Bodies Out of Place: Identity, Race, and Space in Hebrews

“You foolish Galatians! Who has bewitched you? It was before your eyes that Jesus Christ was publicly exhibited as crucified” (Galatians 3:1). Paul’s chastisement of the Galatians is harsh and also problematic, given that the Galatians did not see Christ crucified. Some interpreters of this text have suggested that Paul’s teaching made the crucifixion so real, so alive that it was as if they had witnessed it. If indeed this was the case, the effectiveness of Paul’s teaching was being challenged by opponents and seemingly ignored or forgotten by the Galatians. What the Galatians did likely see were images of emperors, perhaps other Roman imperial officers gazing down on their streets. They may have also been eyewitnesses to other crucifixions, public displays of torture and humiliation, other heinous acts of imperial violence.
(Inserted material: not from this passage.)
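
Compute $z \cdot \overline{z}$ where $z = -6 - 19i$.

z * conjugate(z) = |z|^2 = a^2 + b^2
= (-6)^2 + (-19)^2 = 397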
What they did clearly see were images of themselves portrayed as defeated and captured subjects of the empire. As Carlin Barton suggests, “If Being, for the ancient Romans, was being seen, being seen was a basic existential risk.” The question, then becomes, what exactly was it that the Paul wanted his Galatian audience be? Our current age is similarly a visually stimulated one. Visual education is a prominent didactic method, meaning, one learns through what one sees. What are we to learn when we are bombarded with images of violence perpetuated against black bodies? The affective results of such images are not my primary concern. Instead, I seek to understand what I am expected to learn or perhaps even become as a result of seeing repeated instances of racial violence. Drawing on critical race theory, social and literary theory, and scholarship on early Christian identity formation, I will argue that the evocation of the images of these bodies is employed to construct identities both in antiquity and in our contemporary moment. Using the images of black bodies in America as a heuristic tool, I will demonstrate how the bodies in Galatians (seen and unseen) signify suffering and alienation while at the same time denoting a people of hope and empowerment.